Additional course material: The B/K (Bryant/Kirby) course notes.
    The B/G text and the MF doc provide material about sets, functions and logic but they do not have sufficiently many good examples. I have found course notes from Florida State University, written by John Bryant and Penelope Kirby. The link to both the entire PDF and separate chunks is http://www.math.fsu.edu/~pkirby/mad2104/CourseNotes.htm which help to close this gap. These notes will be referred to as the B/K notes. The material was pointed out to me by Prof. Marcin Mazur. The following comments pertain to these course notes.
   
  1. Chapters 2 and 3 are very well written notes on the subject of logic and its use for writing formal proofs. Reading some of this material, in particular looking at its many examples, will help you to understand ch.3 in the B/G text on logic better. MF ch.4 on logic (almost none of which will not be discussed in lecture) was written with the same goal in mind but it also is lacking enough examples.
    I give no homework assignments on logic as this is not done in the B/G text either (there are only projects), but understanding the basics of logical reasoning and its terminology is might help you to understand the proofs given in the other course material and creating your own.
  2. Sets part 1: This is ch.1, section 1 of B/K (Introduction to Sets), a very basic introduction to sets which many of you should be able to skim through in a hurry, but you should skip nothing and be sure you understand all examples.
  3. Sets part 2: This is ch.4, section 1 of B/K (Set Operations). Note that this article needs a higher level of sophistication but you should have enough of an intuitive knowledge of sets to understand the material rather quickly. Be sure you learn the notation. Some of it deviates from the notation used in B/G and/or in MF.
    You can safely skip the following:
    • Section 62.11. Set Identities: Everything starting with ``Proof 2'' until the end on p.105
    • All of section 1.15. Computer Representation of a Set. Recommendation: If you are a computer scientist I recommend you take a look at this stuff simply because it will probably interest you.
  4. Functions part 1: This is ch.1, section 6 of B/K ( Introduction to Functions). It is a very brief document but you will need more time per page to understand its contents. You can skip chapter 2.4. Floor and Ceiling Functions.
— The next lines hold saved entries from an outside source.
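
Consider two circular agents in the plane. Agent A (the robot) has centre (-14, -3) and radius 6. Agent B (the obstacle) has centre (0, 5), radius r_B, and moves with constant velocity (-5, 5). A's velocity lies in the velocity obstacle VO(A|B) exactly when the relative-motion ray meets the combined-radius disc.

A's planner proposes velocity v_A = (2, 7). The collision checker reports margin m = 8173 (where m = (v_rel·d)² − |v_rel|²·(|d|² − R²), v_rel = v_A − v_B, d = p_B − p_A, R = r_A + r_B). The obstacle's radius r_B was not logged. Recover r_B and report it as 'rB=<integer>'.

m = 8173
d = (14, 8);  v_rel = (7, 2),  |v_rel|² = 53
v_rel×d = (7)·(8) − (2)·(14) = 28
since m = R²·53 − 28²:  R² = (784 + 8173) / 53 = 169
R = √169 = 13  ⇒  r_B = 13 − 6 = 7

rB=7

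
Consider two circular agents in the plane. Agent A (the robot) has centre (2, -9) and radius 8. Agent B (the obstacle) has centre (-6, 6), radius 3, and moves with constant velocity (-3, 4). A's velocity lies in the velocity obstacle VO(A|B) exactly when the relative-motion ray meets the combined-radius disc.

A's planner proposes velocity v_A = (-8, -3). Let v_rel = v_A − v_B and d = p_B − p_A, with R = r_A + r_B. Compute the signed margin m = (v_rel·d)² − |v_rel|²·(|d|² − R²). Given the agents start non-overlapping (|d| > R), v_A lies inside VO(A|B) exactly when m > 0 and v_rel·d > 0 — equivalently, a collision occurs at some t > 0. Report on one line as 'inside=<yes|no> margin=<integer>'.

d = (-8, 15),  |d|² = 289;  R = 8+3 = 11,  c = 289−11² = 168
v_rel = (-5, -7),  |v_rel|² = 74;  v_rel·d = (-5)·(-8) + (-7)·(15) = -65
74·t² + 130·t + 168 = 0  ⇒  m = (-65)² − 74·168 = -8207
m = -8207 < 0,  v_rel·d = -65 < 0  ⇒  outside

inside=no margin=-8207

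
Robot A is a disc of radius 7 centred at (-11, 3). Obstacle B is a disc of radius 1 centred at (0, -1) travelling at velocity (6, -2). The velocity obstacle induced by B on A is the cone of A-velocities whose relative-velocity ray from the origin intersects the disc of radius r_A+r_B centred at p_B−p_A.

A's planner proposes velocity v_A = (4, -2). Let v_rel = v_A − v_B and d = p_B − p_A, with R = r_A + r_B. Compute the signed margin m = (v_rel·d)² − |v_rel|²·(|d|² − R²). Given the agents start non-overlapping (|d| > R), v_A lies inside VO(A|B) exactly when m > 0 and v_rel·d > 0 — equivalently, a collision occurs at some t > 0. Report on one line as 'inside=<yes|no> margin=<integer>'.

d = (11, -4),  |d|² = 137;  R = 7+1 = 8,  c = 137−8² = 73
v_rel = (-2, 0),  |v_rel|² = 4;  v_rel·d = (-2)·(11) + (0)·(-4) = -22
4·t² + 44·t + 73 = 0  ⇒  m = (-22)² − 4·73 = 192
m = 192 > 0,  v_rel·d = -22 < 0  ⇒  outside

inside=no margin=192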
  5. Functions part 2: This is ch.4, section 6 of B/K (Properties of Functions). It focuses on injective, surjective and bijective (invertible) functions. Pick up your copy of Stewart's Calculus and review the chapter on inverse functions. You will see material on injective functions (Stewart calls them one-to-one) and on inverse functions. This will help you understand the document. Skip all proofs as the important ones are given in B/G. but be sure to understand the definitions and examples and draw pictures with functions that you understand well to get a feeling for why the theorems are true.
   
Additional course material: Linear Algebra
    If you did not take a linear algebra class then you will have to educate yourself about a few basics. Here are two good references.
   
  1. The lecture notes from Paul Dawkins on linear algebra, available at https://www.cs.cornell.edu/courses/cs485/2006sp/LinAlg_Complete.pdf , have the advantage that they cost nothing. You should look at the following:
    • Vector Spaces, p.182, def. 1,
    • Subspaces p.193: def.1, thm 1,
    • Span, p.202: def 1, def 2, thm 1,
    • Linear independence, p.210: def.1,
    • Basis and dimension, p.220: def.1, thm 2, def 2, thm 3.
  2. The lecture notes for Math 304 (Linear Algebra by Brin/Marchesi) might be reusable when you get around to take that course but there is some danger that a new edition will have been published by then. See the chapter "Vectors and Vector spaces" of the MF doc for references to the topics listed above.